Ayat Quran Tentang Kelahiran Manusia
Terdapat banyak pokok problem yang disebutkan dalam Al-Qur'an yang mengundang insan untuk beriman. Kadang-kadang langit , adakala hewan , dan adakala tanaman ditunjukkan sebagai bukti bagi insan oleh Allah. Dalam banyak ayat , orang-orang diseru untuk mengalihkan perhatian mereka ke arah proses terciptanya mereka sendiri. Mereka sering diingatkan bagaimana insan hingga ke bumi , tahap-tahap mana yang telah kita lalui , dan apa materi dasarnya:
"Kami telah menciptakan kamu; maka mengapa kau tidak membenarkan? Adakah kau perhatikan (benih manusia) yang kau pancarkan? Kamukah yang menciptakannya? Ataukah Kami yang menciptakannya?" (Al Qur'an , 56:57-59)
Penciptaan insan dan aspek-aspeknya yang luar biasa itu ditegaskan dalam banyak ayat. Beberapa gosip di dalam ayat-ayat ini sedemikian rinci sehingga mustahil bagi orang yang hidup di era ke-7 untuk mengetahuinya. Beberapa di antaranya sebagai berikut:
1. Manusia tidak diciptakan dari mani yang lengkap , tetapi dari sebagian kecilnya
(spermazoa).
2. Sel kelamin laki-lakilah yang menentukan jenis kelamin bayi.
3. Janin insan melekat pada rahim sang ibu bagaikan lintah.
4. Manusia berkembang di tiga daerah yang gelap di dalam rahim.
Orang-orang yang hidup pada zaman kala Al Qur'an diturunkan , pasti mengetahui bahwa materi dasar kelahiran berafiliasi dengan mani laki-laki yang terpancar selama persetubuhan seksual.

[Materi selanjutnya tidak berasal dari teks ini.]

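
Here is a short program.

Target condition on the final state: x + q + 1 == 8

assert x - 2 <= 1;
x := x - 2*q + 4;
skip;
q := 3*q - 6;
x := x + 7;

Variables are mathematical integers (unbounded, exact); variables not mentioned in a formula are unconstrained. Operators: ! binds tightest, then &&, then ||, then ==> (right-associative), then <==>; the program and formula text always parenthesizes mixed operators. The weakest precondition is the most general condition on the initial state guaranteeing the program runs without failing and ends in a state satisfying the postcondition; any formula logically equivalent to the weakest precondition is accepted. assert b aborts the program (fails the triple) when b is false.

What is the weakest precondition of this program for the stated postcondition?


Working backward. After the program, the postcondition x + q + 1 == 8 must hold; in canonical form it is q + x == 7.
Before x := x + 7: q + x == 0
Before q := 3*q - 6: 3*q + x == 6
Before skip: 3*q + x == 6
Before x := x - 2*q + 4: q + x == 2
Before assert x - 2 <= 1: x <= 3 && q + x == 2
Answer: WP = x <= 3 && q + x == 2


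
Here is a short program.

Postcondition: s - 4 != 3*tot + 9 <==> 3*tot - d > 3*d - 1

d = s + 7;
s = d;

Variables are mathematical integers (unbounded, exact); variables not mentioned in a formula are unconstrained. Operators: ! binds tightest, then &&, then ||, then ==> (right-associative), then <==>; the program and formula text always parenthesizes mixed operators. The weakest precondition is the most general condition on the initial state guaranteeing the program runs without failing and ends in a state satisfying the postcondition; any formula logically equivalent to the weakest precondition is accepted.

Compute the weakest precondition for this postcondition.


Working backward. After the program, the postcondition s - 4 != 3*tot + 9 <==> 3*tot - d > 3*d - 1 must hold; in canonical form it is s != 3*tot + 13 <==> 3*tot > 4*d - 1.
Before s := d: d != 3*tot + 13 <==> 3*tot > 4*d - 1
Before d := s + 7: s != 3*tot + 6 <==> 3*tot > 4*s + 27
Answer: WP = s != 3*tot + 6 <==> 3*tot > 4*s + 27


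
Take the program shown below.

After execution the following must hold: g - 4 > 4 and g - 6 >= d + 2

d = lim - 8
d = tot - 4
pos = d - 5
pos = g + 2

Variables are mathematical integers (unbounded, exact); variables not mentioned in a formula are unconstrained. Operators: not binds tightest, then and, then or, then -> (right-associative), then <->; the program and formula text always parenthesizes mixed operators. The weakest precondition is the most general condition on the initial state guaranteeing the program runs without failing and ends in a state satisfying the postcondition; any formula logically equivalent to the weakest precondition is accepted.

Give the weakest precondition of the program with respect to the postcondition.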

Fakta bahwa bayi lahir sesudah jangka waktu sembilan bulan tentu saja merupakan peristiwa yang gamblang dan tidak memerlukan penyelidikan lebih lanjut. Akan tetapi , sedikit gosip yang dikutip di atas itu berada jauh di luar pengertian orang-orang yang hidup pada masa itu. Ini gres disahihkan oleh ilmu pengetahuan era ke-20.
Terdapat banyak pokok problem yang disebutkan dalam Al-Qur'an yang mengundang insan untuk beriman. Kadang-kadang langit , adakala hewan , dan adakala tanaman ditunjukkan sebagai bukti bagi insan oleh Allah. Dalam banyak ayat , orang-orang diseru untuk mengalihkan perhatian mereka ke arah proses terciptanya mereka sendiri. Mereka sering diingatkan bagaimana insan hingga ke bumi , tahap-tahap mana yang telah kita lalui , dan apa materi dasarnya:
"Kami telah menciptakan kamu; maka mengapa kau tidak membenarkan? Adakah kau perhatikan (benih manusia) yang kau pancarkan? Kamukah yang menciptakannya? Ataukah Kami yang menciptakannya?" (Al Qur'an , 56:57-59)
Penciptaan insan dan aspek-aspeknya yang luar biasa itu ditegaskan dalam banyak ayat. Beberapa gosip di dalam ayat-ayat ini sedemikian rinci sehingga mustahil bagi orang yang hidup di era ke-7 untuk mengetahuinya. Beberapa di antaranya sebagai berikut:
1. Manusia tidak diciptakan dari mani yang lengkap , tetapi dari sebagian kecilnya
(spermazoa).
2. Sel kelamin laki-lakilah yang menentukan jenis kelamin bayi.
3. Janin insan melekat pada rahim sang ibu bagaikan lintah.
4. Manusia berkembang di tiga daerah yang gelap di dalam rahim.
Orang-orang yang hidup pada zaman kala Al Qur'an diturunkan , pasti mengetahui bahwa materi dasar kelahiran berafiliasi dengan mani laki-laki yang terpancar selama persetubuhan seksual. Fakta bahwa bayi lahir sesudah jangka waktu sembilan bulan tentu saja merupakan peristiwa yang gamblang dan tidak memerlukan penyelidikan lebih lanjut. Akan tetapi , sedikit gosip yang dikutip di atas itu berada jauh di luar pengertian orang-orang yang hidup pada masa itu. Ini gres disahihkan oleh ilmu pengetahuan era ke-20.